Louée avec enthousiasme en vers et en prose pendant sa vie, elle le fut encore après sa mort, même dans plusieurs langues. Son éloge, écrit et publié par M— # Fanny de Beauharnais, à laquelle elle avait été fort attachée, fut fait aussi par Dom Gourdin, pour l’Académie de Rouen, et par Guilbert, pour la Société d’Emulation.

Les œuvres poétiques de Mme du Boccage se composent de cinq poëmes, qui sont : le Paradis terrestre, — la Mort d’Abet, — le Temple de la Renommée, - la Colombiade ou la Foi portée au Nouveau-Monde, le Prix alternatif entre les Belles-Lettres et tes Sciences, poëme qui mérita à son auteur le premier prix décerné, en 1746, par l’Académie de Rouen.

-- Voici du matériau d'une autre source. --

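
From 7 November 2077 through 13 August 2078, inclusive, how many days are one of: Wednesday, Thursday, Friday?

7 November 2077 is a Sunday.
From 7 November 2077 to 13 August 2078 is 280 days inclusive.
280 = 7 × 40, so the span is exactly 40 full weeks.
Each full week contributes 3 days from the set (Wed, Thu, Fri): 40 × 3 = 120.

120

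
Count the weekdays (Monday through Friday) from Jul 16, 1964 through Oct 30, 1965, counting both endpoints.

Jul 16, 1964 is a Thursday.
The range spans 472 days (inclusive of both endpoints).
472 = 7 × 67 + 3, so there are 67 full weeks plus 3 extra days.
Each full week contributes 5 weekdays (Mon–Fri): 67 × 5 = 335.
The 3 extra days are Thu, Fri, Sat — 2 of them qualify.
Total: 335 + 2 = 337.

337 weekdays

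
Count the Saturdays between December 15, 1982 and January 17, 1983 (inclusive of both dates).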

Il faut ajouter à ces ouvrages un grand nombre de poésies diverses et la tragédie des Amazones, pièce représentée le 24 juillet 1746, et qui fut applaudie pendant plusieurs représentations.

Le recueil des Œuvres poétiques a été publié à Lyon, par Périsse frères, en 1762, 1764, 1774, 3 vol. in-8* ; à Paris, par Nyon aîné, 1788, 2 vol. in-12. Les Poésies diverses ont été publiées avec une notice biographique par Lepeinteur, à Paris, chez Mme Dabo-Butschert, 1825, in-12.

Le portrait de Mme Du Boccage se trouve dans la collection de la Bibliothèque de Rouen.